To answer this question we need to point to a failing of my initial analogy. Human babies tend to take approximately the same time to produce. Individual HTTP requests have no such constraint. Executing a query that returns a user’s profile information combined with the calculated statistics of how much time they spent writing emails this week, and their online presence indicator will cause varying degrees of work to determine those values. Using a batch or query usually means that we wait for all the results to be calculated before get any answers.

Maybe we want to render the results to a user interface.

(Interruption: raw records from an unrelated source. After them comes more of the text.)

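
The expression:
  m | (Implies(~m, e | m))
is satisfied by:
  {m: True, e: True}
  {m: True, e: False}
  {e: True, m: False}


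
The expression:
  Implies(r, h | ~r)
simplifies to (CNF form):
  h | ~r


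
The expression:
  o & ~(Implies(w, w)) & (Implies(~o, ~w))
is never true.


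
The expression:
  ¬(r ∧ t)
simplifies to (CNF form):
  ¬r ∨ ¬t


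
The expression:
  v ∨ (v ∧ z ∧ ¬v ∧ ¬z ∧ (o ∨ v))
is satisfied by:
  {v: True}


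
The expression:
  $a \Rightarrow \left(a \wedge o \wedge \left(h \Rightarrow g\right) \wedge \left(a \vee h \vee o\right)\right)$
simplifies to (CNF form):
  $\left(o \vee \neg a\right) \wedge \left(g \vee o \vee \neg a\right) \wedge \left(g \vee \neg a \vee \neg h\right) \wedge \left(o \vee \neg a \vee \neg h\right)$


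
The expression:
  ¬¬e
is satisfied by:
  {e: True}


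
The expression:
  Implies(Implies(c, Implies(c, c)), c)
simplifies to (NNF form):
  c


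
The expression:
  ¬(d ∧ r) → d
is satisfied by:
  {d: True}


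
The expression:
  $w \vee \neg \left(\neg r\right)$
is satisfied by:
  {r: True, w: True}
  {r: True, w: False}
  {w: True, r: False}


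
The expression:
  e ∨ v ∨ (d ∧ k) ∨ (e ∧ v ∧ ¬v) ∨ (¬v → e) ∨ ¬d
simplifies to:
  e ∨ k ∨ v ∨ ¬d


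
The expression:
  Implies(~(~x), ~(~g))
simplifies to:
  g | ~x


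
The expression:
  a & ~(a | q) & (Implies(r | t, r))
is never true.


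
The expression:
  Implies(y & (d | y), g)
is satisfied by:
  {g: True, y: False}
  {y: False, g: False}
  {y: True, g: True}


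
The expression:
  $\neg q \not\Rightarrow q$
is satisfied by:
  {q: False}


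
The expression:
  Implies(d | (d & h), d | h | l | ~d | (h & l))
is always true.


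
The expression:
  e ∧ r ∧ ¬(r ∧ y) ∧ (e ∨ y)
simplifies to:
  e ∧ r ∧ ¬y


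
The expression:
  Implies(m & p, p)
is always true.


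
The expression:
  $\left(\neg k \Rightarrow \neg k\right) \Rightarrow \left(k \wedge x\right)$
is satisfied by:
  {x: True, k: True}


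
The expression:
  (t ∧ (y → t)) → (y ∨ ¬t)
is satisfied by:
  {y: True, t: False}
  {t: False, y: False}
  {t: True, y: True}


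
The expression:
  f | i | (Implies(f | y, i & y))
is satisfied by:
  {i: True, f: True, y: False}
  {i: True, f: False, y: False}
  {f: True, i: False, y: False}
  {i: False, f: False, y: False}
  {i: True, y: True, f: True}
  {i: True, y: True, f: False}
  {y: True, f: True, i: False}


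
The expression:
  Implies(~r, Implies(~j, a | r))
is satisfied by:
  {r: True, a: True, j: True}
  {r: True, a: True, j: False}
  {r: True, j: True, a: False}
  {r: True, j: False, a: False}
  {a: True, j: True, r: False}
  {a: True, j: False, r: False}
  {j: True, a: False, r: False}


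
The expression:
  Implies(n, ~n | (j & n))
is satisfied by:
  {j: True, n: False}
  {n: False, j: False}
  {n: True, j: True}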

Should we need to wait for the statistics to be calculated before we can render their profile information and presence?

Do you really want to minimize round trips?

There is another industry mantra that is very useful here:

"The fastest round-trip is no round trip”.

No U turns here

This sounds a whole lot like what lead us to batching, but in fact this is referring to local caching. If I have previously retrieved the information and it is still good, there is no need to retrieve it again. With a batch request it is the responsibility of a client application to choose which requests to batch together to ensure data stays fresh. When the client wants to update the user presence indicator, it probably doesn’t need to update the user profile information. At least not nearly as often. If the server calculates the email statistics only once a day, refreshing that data more often is a waste of time. It is a non-trivial task for a client to choose when to refresh those pieces of data and aggregate the requests into batches to minimize roundtrips.

However, relying on standard out-of-box caching intermediaries allows the server to communicate when the data will become stale. The client can continue making independent requests to the distinct resources and if a fresh copy exists in the local private cache, then no round-trip will happen. The client programming model becomes massively simpler. It is possible for generic client infrastructure code to maintain a cache of individual responses and transparently return those responses if they are not stale. Web Browsers do this all the time. Web sites are heavily optimized to take advantage of caching.

Developers of HTTPs API tend to towards claiming that their API data is not cacheable. That may be the case if you have bundled some highly volatile data along with rarely changing data in order to reduce round trips. Data volatility is a critical factor to consider when designing API resources.

You have options, until you don’t

There is no doubt that high latency HTTP requests can make an application unusable. Just try your favorite app from airplane WIFI sometime. However, chunkier round trips are not always the most effective way to reduce latency costs. Local HTTP caching is a low cost, low impact option that can drastically improve performance in some cases. Be careful not to close that door because you are busy bundling your requests.